Inzwischen ist der gesamte Himmel grau, der Regen prasselt immer heftiger auf uns herab, die Bäume biegen sich im Wind. Wir liegen nebeneinander, Schulter an Schulter, Kopf an Kopf, Arm an Arm. “Bist du bereit?“ fragt Nadine mich. “Ja.“ antworte ich kurz und schlucke hart. “Gut, hab keine Angst, es tut nicht weh.“ Sie dreht sich zu mir, gibt mir einen Kuss, immer drängender, immer wilder. Dann spüre ich einen scharfen, kurzen Schmerz an meinem Handgelenk. Ich schließe die Augen. Die Rasierklinge war tief in meine Haut eingedrungen und hat mir die Pulsader zerschnitten. Nadine legt sich wieder neben mich, auch ihre Pulsader ist aufgeschnitten. Mit geschlossenen Augen suche ich mit meiner Hand die Ihre. Ich finde sie und wir verschränken unsere Finger miteinander. Mit jedem Herzschlag sprudelt der rote Lebenssaft aus uns heraus, doch keiner von uns ist allein, wir haben uns gegenseitig. Mein Blut vermischt sich mit dem von Nadine, ihres ist etwas heller als meines und der Regen spült es weg.
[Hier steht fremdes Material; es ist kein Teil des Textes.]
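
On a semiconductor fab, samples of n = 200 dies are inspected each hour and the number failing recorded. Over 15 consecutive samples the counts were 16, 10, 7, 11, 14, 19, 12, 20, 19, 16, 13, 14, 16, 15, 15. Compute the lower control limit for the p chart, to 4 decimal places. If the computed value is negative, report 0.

0.0174

p̄ = Σdᵢ / (k·n) = 217 / (15 × 200) = 0.07233
LCL = p̄ − 3·√(p̄(1−p̄)/n) = 0.07233 − 3 × 0.01832 = 0.01738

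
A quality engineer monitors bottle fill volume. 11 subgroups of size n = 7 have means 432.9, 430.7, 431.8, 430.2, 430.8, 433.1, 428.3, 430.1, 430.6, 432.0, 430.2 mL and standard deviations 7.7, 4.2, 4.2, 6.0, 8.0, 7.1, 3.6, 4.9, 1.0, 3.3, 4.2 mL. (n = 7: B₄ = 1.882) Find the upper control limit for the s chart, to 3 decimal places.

s̄ = (7.7 + 4.2 + 4.2 + 6.0 + 8.0 + 7.1 + 3.6 + 4.9 + 1.0 + 3.3 + 4.2) / 11 = 4.9273
UCL_s = B₄·s̄ = 1.882 × 4.9273 = 9.2731

9.273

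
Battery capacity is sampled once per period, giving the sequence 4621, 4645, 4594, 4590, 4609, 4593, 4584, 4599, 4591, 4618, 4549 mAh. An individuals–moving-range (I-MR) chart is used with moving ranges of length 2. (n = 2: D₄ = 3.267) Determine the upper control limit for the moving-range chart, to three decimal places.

Moving ranges: 24, 51, 4, 19, 16, 9, 15, 8, 27, 69; M̄R̄ = 242.0000 / 10 = 24.2000
UCL_MR = D₄·M̄R̄ = 3.267 × 24.2000 = 79.0614

79.061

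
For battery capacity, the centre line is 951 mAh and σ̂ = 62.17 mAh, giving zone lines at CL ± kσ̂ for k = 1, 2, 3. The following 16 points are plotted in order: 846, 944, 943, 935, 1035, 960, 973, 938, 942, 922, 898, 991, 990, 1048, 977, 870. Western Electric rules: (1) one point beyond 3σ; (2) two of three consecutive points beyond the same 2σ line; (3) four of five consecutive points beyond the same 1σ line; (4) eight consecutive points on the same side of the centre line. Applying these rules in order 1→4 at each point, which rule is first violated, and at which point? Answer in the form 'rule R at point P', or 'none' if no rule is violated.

none

Zone of each point (C = within 1σ̂, B = 1σ̂–2σ̂, A = 2σ̂–3σ̂, * = beyond 3σ̂; sign = side of CL): 1:-B, 2:-C, 3:-C, 4:-C, 5:+B, 6:+C, 7:+C, 8:-C, 9:-C, 10:-C, 11:-C, 12:+C, 13:+C, 14:+B, 15:+C, 16:-B
No rule fires across all 16 points.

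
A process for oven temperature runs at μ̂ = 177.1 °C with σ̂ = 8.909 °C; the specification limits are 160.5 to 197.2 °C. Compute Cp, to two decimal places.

0.69

Cp = (USL − LSL) / (6σ̂) = (197.2 − 160.5) / (6 × 8.909) = 36.7000 / 53.4540 = 0.6866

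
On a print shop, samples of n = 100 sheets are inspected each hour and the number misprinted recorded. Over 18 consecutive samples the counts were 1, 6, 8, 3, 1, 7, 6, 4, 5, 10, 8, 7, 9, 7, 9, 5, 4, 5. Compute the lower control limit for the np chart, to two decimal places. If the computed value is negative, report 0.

0.00

p̄ = Σdᵢ / (k·n) = 105 / (18 × 100) = 0.05833
LCL = np̄ − 3·√(np̄(1−p̄)) = 5.8333 − 3 × 2.3437 = -1.1978 → 0 (negative, so LCL = 0)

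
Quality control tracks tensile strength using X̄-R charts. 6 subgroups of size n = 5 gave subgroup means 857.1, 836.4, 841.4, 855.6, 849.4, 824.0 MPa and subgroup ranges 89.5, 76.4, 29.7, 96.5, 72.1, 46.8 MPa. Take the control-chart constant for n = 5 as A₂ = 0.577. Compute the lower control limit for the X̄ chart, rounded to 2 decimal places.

X̄̄ = (857.1 + 836.4 + 841.4 + 855.6 + 849.4 + 824.0) / 6 = 5063.9000 / 6 = 843.9833
R̄ = (89.5 + 76.4 + 29.7 + 96.5 + 72.1 + 46.8) / 6 = 411.0000 / 6 = 68.5000
LCL = X̄̄ − A₂·R̄ = 843.9833 − 0.577 × 68.5000 = 804.4588

804.46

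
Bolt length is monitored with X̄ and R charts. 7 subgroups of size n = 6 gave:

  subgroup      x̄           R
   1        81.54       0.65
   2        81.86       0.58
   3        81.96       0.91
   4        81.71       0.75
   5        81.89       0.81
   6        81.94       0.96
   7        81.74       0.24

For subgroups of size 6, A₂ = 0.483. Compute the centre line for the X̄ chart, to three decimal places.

X̄̄ = (81.54 + 81.86 + 81.96 + 81.71 + 81.89 + 81.94 + 81.74) / 7 = 572.6400 / 7 = 81.8057
CL = X̄̄ = 81.8057

81.806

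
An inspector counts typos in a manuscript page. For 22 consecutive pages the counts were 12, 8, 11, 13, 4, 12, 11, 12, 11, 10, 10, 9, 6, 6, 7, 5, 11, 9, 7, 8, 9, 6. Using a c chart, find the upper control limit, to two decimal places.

17.93

c̄ = (12 + 8 + 11 + 13 + 4 + 12 + 11 + 12 + 11 + 10 + 10 + 9 + 6 + 6 + 7 + 5 + 11 + 9 + 7 + 8 + 9 + 6) / 22 = 197 / 22 = 8.9545
UCL = c̄ + 3√c̄ = 8.9545 + 3 × √8.9545 = 8.9545 + 3 × 2.9924 = 17.9318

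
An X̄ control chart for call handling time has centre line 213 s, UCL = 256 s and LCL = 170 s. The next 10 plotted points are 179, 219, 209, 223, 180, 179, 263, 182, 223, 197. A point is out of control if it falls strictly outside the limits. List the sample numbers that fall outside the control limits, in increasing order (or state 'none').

7

Compare each point to [170, 256]: sample 7 = 263 > UCL.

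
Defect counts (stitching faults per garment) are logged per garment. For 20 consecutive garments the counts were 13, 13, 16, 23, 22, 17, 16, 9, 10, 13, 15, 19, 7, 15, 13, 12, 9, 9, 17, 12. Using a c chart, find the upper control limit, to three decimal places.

c̄ = (13 + 13 + 16 + 23 + 22 + 17 + 16 + 9 + 10 + 13 + 15 + 19 + 7 + 15 + 13 + 12 + 9 + 9 + 17 + 12) / 20 = 280 / 20 = 14.0000
UCL = c̄ + 3√c̄ = 14.0000 + 3 × √14.0000 = 14.0000 + 3 × 3.7417 = 25.2250

25.225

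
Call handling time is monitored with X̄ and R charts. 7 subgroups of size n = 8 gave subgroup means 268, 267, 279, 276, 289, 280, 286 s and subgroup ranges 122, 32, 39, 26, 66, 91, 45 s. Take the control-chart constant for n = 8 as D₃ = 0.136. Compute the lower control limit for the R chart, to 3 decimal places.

R̄ = (122 + 32 + 39 + 26 + 66 + 91 + 45) / 7 = 421.0000 / 7 = 60.1429
LCL_R = D₃·R̄ = 0.136 × 60.1429 = 8.1794

8.179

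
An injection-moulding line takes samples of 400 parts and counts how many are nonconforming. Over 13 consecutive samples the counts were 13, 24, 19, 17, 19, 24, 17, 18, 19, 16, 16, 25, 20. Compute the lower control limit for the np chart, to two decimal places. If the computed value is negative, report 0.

p̄ = Σdᵢ / (k·n) = 247 / (13 × 400) = 0.04750
LCL = np̄ − 3·√(np̄(1−p̄)) = 19.0000 − 3 × 4.2541 = 6.2377

6.24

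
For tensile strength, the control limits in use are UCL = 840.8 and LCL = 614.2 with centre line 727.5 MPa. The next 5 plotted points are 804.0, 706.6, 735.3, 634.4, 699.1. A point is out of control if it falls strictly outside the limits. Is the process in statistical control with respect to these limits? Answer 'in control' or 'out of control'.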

Wir vergehen, vergehen wie das Gras unter uns, das in der Sommerhitze vergangen ist. Wir vergehen, wie der Regen vergeht, wenn er auf die ausgetrocknete Erde fällt. Und sowie der Regen das Land neu belebt, so werden auch wir, Nadine und ich in einem anderen Leben wiederkehren. Ich spüre, wie Nadines Finger kälter werden, spüre, wie ihr Atem langsamer wird, dennoch öffne ich die Augen nicht. Auch mir wird kalt, ich fühle mich schwach, ausgelaugt. Nadine stirbt, sie haucht ein letztes “Ich liebe dich.“ Und ihr Atem stockt, ihr Herz stottert und bleibt stehen. Sie seufzt ein letztes mal, atmet ihren letzten Atemzug und ist tot. Auch ich liege hier, doch nun allein, warte, warte darauf das auch mein Leben verinnt, wie der Sand in einer Sanduhr. Ich spüre meine Finger und Zehen nicht mehr, ich bekomme Angst, Angst vor dem Tod. Ich will noch nicht sterben, denke ich mir jetzt, zu spät.
Und ich falle, falle wie der Regen, falle ins Nichts.